Taleb elaborates on the idea in his book, Antifragile, in which he defines “Neomania” as the “love of the modern for its own sake.” We are constantly in pursuit of the next trend, but how can you know that something will last if it’s only been around for a year, offering no information on its future longevity? This draws parallels to the current cryptocurrency craze, where investors are clambering to buy coins that they hope will change the world, but with rhetoric largely trumping fundamentals, they are really just hoping that they stumble upon The Next Big Thing.
Better to Sell Picks and Shovels to the Miners?
It is difficult to definitively make a case for making art investments. In a similar manner to traditional assets, such as equities or corporate bonds, there is a spectrum of opportunities ranging from staid value to enticing growth. To complicate these buying decisions, art offers plenty of non-financial “intangible” returns too. But from a purely financial standpoint, it is hard to make the case for investing (as opposed to speculating) in anything but Old Masters, or era-defining artists such as Picasso. Even that is still risky, if we refer back to Chart 4, we saw that Old Masters have actually lost real value over the past 20 years.
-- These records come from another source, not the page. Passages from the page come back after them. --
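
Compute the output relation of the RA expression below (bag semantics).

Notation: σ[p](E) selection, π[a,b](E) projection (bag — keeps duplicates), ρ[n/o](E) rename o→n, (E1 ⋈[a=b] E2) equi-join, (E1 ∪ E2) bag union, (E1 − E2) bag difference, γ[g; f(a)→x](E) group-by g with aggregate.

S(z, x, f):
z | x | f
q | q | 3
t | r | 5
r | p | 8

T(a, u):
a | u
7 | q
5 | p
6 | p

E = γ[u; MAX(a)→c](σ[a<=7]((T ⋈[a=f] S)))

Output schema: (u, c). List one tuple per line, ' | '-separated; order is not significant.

Row counts bottom-up:
  T → 3
  S → 3
  (T ⋈[a=f] S) → 1
  σ[a<=7]((T ⋈[a=f] S)) → 1
  γ[u; MAX(a)→c](σ[a<=7]((T ⋈[a=f] S))) → 1

== RESULT ==
u | c
p | 5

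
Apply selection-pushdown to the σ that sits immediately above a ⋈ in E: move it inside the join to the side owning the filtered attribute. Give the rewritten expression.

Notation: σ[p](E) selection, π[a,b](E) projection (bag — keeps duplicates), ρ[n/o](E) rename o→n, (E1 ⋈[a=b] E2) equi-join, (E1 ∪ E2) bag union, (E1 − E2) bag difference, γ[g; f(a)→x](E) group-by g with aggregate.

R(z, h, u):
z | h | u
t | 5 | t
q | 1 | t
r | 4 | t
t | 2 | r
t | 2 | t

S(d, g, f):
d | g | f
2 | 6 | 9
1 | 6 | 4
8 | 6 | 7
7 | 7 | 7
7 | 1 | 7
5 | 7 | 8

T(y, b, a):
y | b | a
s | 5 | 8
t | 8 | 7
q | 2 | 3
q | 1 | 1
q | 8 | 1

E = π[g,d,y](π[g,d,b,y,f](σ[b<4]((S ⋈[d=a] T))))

σ filters on b, owned by the right side.
E' = π[g,d,y](π[g,d,b,y,f]((S ⋈[d=a] σ[b<4](T))))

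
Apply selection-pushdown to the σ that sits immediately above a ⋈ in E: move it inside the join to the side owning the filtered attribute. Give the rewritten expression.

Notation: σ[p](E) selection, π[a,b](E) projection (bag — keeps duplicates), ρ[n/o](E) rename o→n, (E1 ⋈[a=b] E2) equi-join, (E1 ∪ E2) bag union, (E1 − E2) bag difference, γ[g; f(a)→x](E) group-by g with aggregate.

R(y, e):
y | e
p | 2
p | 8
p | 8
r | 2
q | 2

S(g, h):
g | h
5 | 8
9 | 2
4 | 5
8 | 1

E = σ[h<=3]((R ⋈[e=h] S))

σ filters on h, owned by the right side.
E' = (R ⋈[e=h] σ[h<=3](S))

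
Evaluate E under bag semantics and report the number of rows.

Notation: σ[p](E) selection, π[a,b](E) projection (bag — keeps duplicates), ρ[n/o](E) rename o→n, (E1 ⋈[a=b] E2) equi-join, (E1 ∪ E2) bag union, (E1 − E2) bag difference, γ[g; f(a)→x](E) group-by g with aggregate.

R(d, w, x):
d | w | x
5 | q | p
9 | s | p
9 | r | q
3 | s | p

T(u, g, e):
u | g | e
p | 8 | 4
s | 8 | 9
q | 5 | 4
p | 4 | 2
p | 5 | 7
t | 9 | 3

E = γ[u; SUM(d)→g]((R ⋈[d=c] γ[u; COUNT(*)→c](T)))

Subexpression sizes:
  R → 4
  T → 6
  γ[u; COUNT(*)→c](T) → 4
  (R ⋈[d=c] γ[u; COUNT(*)→c](T)) → 1
  γ[u; SUM(d)→g]((R ⋈[d=c] γ[u; COUNT(*)→c](T))) → 1

|E| = 1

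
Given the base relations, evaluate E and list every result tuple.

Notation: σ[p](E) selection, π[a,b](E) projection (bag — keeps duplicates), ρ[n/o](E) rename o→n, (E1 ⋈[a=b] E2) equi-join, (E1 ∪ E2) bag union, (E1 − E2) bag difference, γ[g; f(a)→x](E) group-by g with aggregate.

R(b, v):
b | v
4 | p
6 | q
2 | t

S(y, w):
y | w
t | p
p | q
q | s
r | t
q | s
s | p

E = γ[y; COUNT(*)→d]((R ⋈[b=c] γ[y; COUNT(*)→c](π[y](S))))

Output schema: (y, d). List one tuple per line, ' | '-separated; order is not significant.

Stepwise |·|:
  R → 3
  S → 6
  π[y](S) → 6
  γ[y; COUNT(*)→c](π[y](S)) → 5
  (R ⋈[b=c] γ[y; COUNT(*)→c](π[y](S))) → 1
  γ[y; COUNT(*)→d]((R ⋈[b=c] γ[y; COUNT(*)→c](π[y](S)))) → 1

== RESULT ==
y | d
q | 1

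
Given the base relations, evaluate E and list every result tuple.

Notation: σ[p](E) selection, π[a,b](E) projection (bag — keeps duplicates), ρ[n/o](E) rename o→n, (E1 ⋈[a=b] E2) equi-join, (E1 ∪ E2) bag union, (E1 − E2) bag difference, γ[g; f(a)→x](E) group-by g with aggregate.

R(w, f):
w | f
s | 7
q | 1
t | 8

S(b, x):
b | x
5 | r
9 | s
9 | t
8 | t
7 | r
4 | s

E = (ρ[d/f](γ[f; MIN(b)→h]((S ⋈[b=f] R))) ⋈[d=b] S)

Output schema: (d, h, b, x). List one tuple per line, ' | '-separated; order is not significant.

Row counts bottom-up:
  S → 6
  R → 3
  (S ⋈[b=f] R) → 2
  γ[f; MIN(b)→h]((S ⋈[b=f] R)) → 2
  ρ[d/f](γ[f; MIN(b)→h]((S ⋈[b=f] R))) → 2
  S → 6
  (ρ[d/f](γ[f; MIN(b)→h]((S ⋈[b=f] R))) ⋈[d=b] S) → 2

== RESULT ==
d | h | b | x
7 | 7 | 7 | r
8 | 8 | 8 | t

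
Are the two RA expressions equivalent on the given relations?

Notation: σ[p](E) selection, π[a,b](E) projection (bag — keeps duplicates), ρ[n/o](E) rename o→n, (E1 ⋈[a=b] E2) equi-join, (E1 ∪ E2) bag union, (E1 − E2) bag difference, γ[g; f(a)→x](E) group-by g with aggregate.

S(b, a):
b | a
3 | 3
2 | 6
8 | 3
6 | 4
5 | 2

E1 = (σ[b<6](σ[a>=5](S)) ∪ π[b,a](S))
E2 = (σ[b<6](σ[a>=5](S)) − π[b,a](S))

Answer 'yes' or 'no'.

E1 subexpression sizes:
  S → 5
  σ[a>=5](S) → 1
  σ[b<6](σ[a>=5](S)) → 1
  S → 5
  π[b,a](S) → 5
  (σ[b<6](σ[a>=5](S)) ∪ π[b,a](S)) → 6
E2 subexpression sizes:
  S → 5
  σ[a>=5](S) → 1
  σ[b<6](σ[a>=5](S)) → 1
  S → 5
  π[b,a](S) → 5
  (σ[b<6](σ[a>=5](S)) − π[b,a](S)) → 0

E1 result:
b | a
2 | 6
2 | 6
3 | 3
5 | 2
6 | 4
8 | 3
E2 result:
b | a
(0 rows)
Witness: (8, 3) appears 1× in E1 but 0× in E2.

no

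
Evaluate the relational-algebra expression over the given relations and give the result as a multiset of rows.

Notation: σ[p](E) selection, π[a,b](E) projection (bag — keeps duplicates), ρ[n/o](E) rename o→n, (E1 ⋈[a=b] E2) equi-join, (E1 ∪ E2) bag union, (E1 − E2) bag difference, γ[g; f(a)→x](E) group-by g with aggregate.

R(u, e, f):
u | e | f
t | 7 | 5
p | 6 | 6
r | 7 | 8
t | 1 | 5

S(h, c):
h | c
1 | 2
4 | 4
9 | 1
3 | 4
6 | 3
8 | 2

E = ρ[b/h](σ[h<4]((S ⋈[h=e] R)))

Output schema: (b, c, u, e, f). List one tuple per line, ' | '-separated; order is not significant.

Stepwise |·|:
  S → 6
  R → 4
  (S ⋈[h=e] R) → 2
  σ[h<4]((S ⋈[h=e] R)) → 1
  ρ[b/h](σ[h<4]((S ⋈[h=e] R))) → 1

== RESULT ==
b | c | u | e | f
1 | 2 | t | 1 | 5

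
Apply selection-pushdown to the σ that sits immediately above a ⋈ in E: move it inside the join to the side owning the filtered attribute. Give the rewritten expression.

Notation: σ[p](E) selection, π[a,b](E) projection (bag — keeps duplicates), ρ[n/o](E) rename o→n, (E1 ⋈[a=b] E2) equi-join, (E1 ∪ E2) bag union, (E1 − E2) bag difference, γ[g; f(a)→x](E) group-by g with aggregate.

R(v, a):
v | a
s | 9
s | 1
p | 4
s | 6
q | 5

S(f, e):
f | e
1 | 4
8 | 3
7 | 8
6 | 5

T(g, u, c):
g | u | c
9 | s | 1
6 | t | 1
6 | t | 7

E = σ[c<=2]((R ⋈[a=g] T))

σ filters on c, owned by the right side.
E' = (R ⋈[a=g] σ[c<=2](T))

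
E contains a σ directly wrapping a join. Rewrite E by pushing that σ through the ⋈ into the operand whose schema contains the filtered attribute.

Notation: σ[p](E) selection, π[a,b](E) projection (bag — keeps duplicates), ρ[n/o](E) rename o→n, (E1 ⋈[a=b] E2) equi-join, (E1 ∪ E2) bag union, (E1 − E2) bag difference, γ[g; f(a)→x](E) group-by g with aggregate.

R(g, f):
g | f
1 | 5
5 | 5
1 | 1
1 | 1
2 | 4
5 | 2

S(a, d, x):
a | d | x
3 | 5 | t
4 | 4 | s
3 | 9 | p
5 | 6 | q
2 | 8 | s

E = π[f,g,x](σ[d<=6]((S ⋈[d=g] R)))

σ filters on d, owned by the left side.
E' = π[f,g,x]((σ[d<=6](S) ⋈[d=g] R))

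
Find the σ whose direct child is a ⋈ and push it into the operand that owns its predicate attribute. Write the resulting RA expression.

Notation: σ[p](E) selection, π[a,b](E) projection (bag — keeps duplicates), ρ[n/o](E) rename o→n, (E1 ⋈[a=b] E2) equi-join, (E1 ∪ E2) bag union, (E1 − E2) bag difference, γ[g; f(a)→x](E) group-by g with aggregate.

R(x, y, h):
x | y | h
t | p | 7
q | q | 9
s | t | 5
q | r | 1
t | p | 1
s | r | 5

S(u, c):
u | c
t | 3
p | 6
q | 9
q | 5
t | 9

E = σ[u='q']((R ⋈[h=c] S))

σ filters on u, owned by the right side.
E' = (R ⋈[h=c] σ[u='q'](S))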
While art does have some interesting diversification benefits, such as having almost no correlation with equities and acting as an inflation hedge, it can also have negative carry due to storage and insurance, and very opaque market idiosyncrasies. This dictates that potential investors must be both liquid and savvy, and analyze their decisions carefully before diving in.
Contemporary art stands out as the sexier side of the market and offers a method of speculating on emerging talent with a high cost of entry, but potentially huge returns. Contemporary pieces have actually outperformed equity index benchmarks over the past two decades.
With a more hands-on process than just calling a wire-house equity broker, art investments, like race horses and seed-stage investing, are indisputably more fun and exciting for the active investor. Art, and especially contemporary art, if desired, can serve as a type of conspicuous consumption that gives one a ticket into “society” and serves as proof of exclusivity.
But if one wants to invest in the “art world,” might it be better to sell picks and shovels to the miners? Rather than investing directly into art and assuming price risk, it could be much safer to get investment exposure through an investment in a service provider. An entire industry has sprung up around the concept of art as an investment class and gaining exposure to that via an equity stake could offer more diversification and control mechanisms, when compared to building a portfolio of physical works. Such examples of these entities are:
- Art investment funds
- Art-based lending
- Art insurance
- Art leasing agents
- Valuation services
- Art-related inheritance and estate planning
To sum up, art writ large should really not be considered an asset class as such, but rather a luxury good that in many cases holds its value relatively well. But the same could be said for the wider “treasures” market, comprising classic cars and vintage watches. The spectrum is wide, however, with some categories of art—namely, household names that have stood the test of time—possessing more asset-like qualities that could very well find their deserving place in an endowment or family office portfolio.
Disclosure: The views expressed in the article are purely those of the author. The author has not received and will not receive direct or indirect compensation in exchange for expressing specific recommendations or views in this report. Research should not be used or relied upon as investment advice.